With some born-again Protestants in the United States feeling nervous about evangelicalism as an identity — thanks to the EIGHTY-ONE PERCENT!!! — who voted for President Trump, along comes one of the premier historians of fundamentalism and evangelicalism to reassure the faint-hearted. George Marsden wrote a guest post that argued for seeing evangelicalism from the perspective of the big picture. That larger outlook means acknowledging that evangelicalism is so much bigger — a worldwide movement — than the political identity now associated with born-again Protestants:
With evangelicalism as the genus, THE EIGHTY-ONE PERCENT!!! is merely a species.
I am as guilty as anyone of sometimes speaking of “evangelicalism” as though it were one thing, even while going on to point out its diversities. But what if we started with the diversities?
In fact what we call “evangelicalism” is made up of a vast number of different churches and organizations from around the world that are mostly disconnected with each other, even though they share a number of basic common features (notably, “biblicism,” “conversionism,” “crucicentrism,” and “activism,” as defined by David Bebbington). And if we start our thinking about “evangelicalism” by recognizing this fundamental diversity, that invites a second thought experiment: what if we thought first of “evangelicalism” in the light of its many majority world manifestations, instead of first through an American lens?
A helpful habit of mind for thinking clearly about “evangelicalism” as fundamentally a collection of diverse, but loosely related, phenomena is to think of it as analogous to a biological genus. The genus of mammals, for instance, includes wide varieties of species that share some essential identifying traits, but we are not in the habit of thinking of them as one thing. So we immediately recognize that in most respects it is a fallacy to generalize from the character of house cats to say what giraffes are like. So also it should be easy to see that it is a mistake attribute the characteristics of white Baptist Trump voters to prosperity gospel pentecostals in Kenya, or to confuse either with the attitudes of the evangelical Christian Union in Oxford.
assigning the term “evangelical” just to white Americans, as the pollsters typically do, is equivalent to the fallacy we would be committing if we assigned the term “mammal” just to house cats. “Evangelical” for the pollsters becomes mostly an older-stock white ethno-religious political category of people who have been locked into voting overwhelmingly Republican for a long time.
In the year of the Reformation 500th anniversary, are we really supposed to think that Martin Luther was the chief catalyst of evangelicalism with Billy Graham as the theological descendant of the Lutheran pastor and theologian who baptized babies, drank beer, swore, and worried that enthusiasts of his day had “swallowed the Holy Ghost feathers and all”? That’s a stretch.
What if we use the biological analogy and make Protestantism the genus and evangelicalism the species?
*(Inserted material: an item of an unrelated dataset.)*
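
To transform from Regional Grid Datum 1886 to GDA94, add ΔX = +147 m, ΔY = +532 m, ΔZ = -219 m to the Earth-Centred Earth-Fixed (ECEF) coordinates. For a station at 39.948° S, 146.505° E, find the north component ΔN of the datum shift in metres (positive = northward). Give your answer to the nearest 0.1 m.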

That would mean that evangelicalism is just one more variety of Protestant in a world that includes Lutherans, Anglicans, Reformed, Anabaptists, Wesleyans, Pietists, Pentecostals, liberals or modernists, fundamentalists — the list could go on. Yes, evangelicalism in its post-World War II iteration, the one that gave us the most significant institutions that were responsible for branding evangelicals — the National Association of Evangelicals, Christianity Today magazine, and Fuller Seminary. Those evangelicals formed a cooperative endeavor to rival the ecumenical network that mainline (read liberal) Protestants had instituted in 1908 with the Federal Council of Churches. The evangelicals who looked to Billy Graham, Carl Henry, and Harold John Ockenga for leadership, were able to include a variety of Protestants disaffected with the mainline in their efforts to provide a forum for a socially responsible and faithful voice in national affairs. But those evangelicals did not include a large swath of Lutherans, Presbyterians, Baptists, Anglicans, Mennonites — Protestants who already had ecclesiastical homes and other sets of loyalties.
The least we could do in 2017, a year we’ve spent so much time thinking about the Reformation (or not), is not read Billy Graham’s Los Angeles crusade of 1949 into Wittenberg’s church life of 1517. Some Protestants are not evangelical even if most evangelicals are Protestant.